Le Pavillon de l’exil.
«Je suis semblable à celui qui portait sa brique pour montrer au monde comment était sa maison.»
Bertold Brecht
On m’a souvent posé cette question : comment je me considère en tant qu’artiste ? Ma réponse a toujours été la même : je me considère comme un travailleur immigré. Mon travail consiste à examiner ce que c’est d’être un artiste, lorsqu’il se sent étranger à son propre contexte culturel, voire à son propre rôle.
«De l’exil, j’ai fabriqué des lunettes pour voir» : j’ai écrit cette phrase en 1998. Depuis, je me pose la question de l’exil, ou plus précisément, c’est la question de l’exil qui s’est toujours posée à moi. Ayant volontairement quitté le Maroc, j’ai vécu dès lors avec la conscience aiguë de la séparation, du déplacement, du poids de l’identité. J’ai inscrit alors ma démarche dans ce déplacement permanent en l’affirmant dans plusieurs œuvres et expositions personnelles, comme «l’Art de la guerre» (ADN Platform, Barcelone, 2014), «Permanent Exile» (MAMCO, Genève, 2015). D’autres expositions collectives comme «Art en Exil» à la Galerie Keitelman, Bruxelles, et « Escale 01 » au Musée des archives Nationals, à Paris.

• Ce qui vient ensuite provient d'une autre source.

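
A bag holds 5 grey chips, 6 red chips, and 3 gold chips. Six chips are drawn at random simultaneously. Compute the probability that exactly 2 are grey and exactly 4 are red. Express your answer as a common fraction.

50/1001

Unordered draws without replacement: count favorable combinations over C(14,6).
Favorable = C(5,2) · C(6,4) · C(3,0) = 150; total = C(14,6) = 3003.
P = 150/3003 = 50/1001 ≈ 0.0500.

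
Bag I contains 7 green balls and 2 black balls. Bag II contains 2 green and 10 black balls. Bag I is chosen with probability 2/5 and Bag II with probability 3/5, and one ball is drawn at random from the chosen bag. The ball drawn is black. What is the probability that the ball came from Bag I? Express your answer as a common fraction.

8/53

P(black | Bag I) = 2/9; P(black | Bag II) = 5/6.
P(black) = 2/5·2/9 + 3/5·5/6 = 53/90.
By Bayes' rule, P(Bag I | black) = 4/45 / 53/90 = 8/53 ≈ 0.1509.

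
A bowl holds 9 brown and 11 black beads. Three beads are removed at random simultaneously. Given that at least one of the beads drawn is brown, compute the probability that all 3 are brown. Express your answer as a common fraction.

P(all 3 brown) = C(9,3)/C(20,3) = 7/95; P(at least one brown) = 1 − C(11,3)/C(20,3) = 65/76.
Since 'all 3 brown' ⊆ 'at least one brown', P(all 3 | at least one) = 7/95 / 65/76 = 28/325 ≈ 0.0862.

28/325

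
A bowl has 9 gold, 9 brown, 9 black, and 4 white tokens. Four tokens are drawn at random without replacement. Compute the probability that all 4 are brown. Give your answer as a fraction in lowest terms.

Unordered draws without replacement: count favorable combinations over C(31,4).
Favorable = C(9,0) · C(9,4) · C(9,0) · C(4,0) = 126; total = C(31,4) = 31465.
P = 126/31465 = 18/4495 ≈ 0.0040.

18/4495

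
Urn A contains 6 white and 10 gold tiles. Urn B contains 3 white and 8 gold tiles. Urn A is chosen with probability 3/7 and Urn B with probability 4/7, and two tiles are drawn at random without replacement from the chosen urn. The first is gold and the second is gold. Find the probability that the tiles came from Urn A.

P(E | Urn A) = 3/8; P(E | Urn B) = 28/55.
P(E) = 3/7·3/8 + 4/7·28/55 = 1391/3080.
By Bayes' rule, P(Urn A | E) = 9/56 / 1391/3080 = 495/1391 ≈ 0.3559.

495/1391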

Plus récemment, le projet « le Pavillon de l’Exil » a été montré à la Biennale de Venise, dans le Pavillon Tunisien.

De cette nécessité, de cette urgence permanente de penser l’exil, est né le projet du Pavillon de l’Exil, comme un projet itinérant, proposant une cartographie parallèle, une géographie libre d’expositions temporaires, sous la forme d’escales dans différents pays.
Le projet pose la question de l’exil comme un nouvel espace à réinventer, à repenser et finalement à investir. Il veut interroger de manière à la fois globale et spécifique les liens entre les différentes formes de déplacements, qu’il s’agisse de la situation du migrant travailleur, de l’expatrié, du réfugié ou encore de l’exilé de guerre, de catastrophes naturelles, de problèmes économiques, de persécutions politiques ou raciales.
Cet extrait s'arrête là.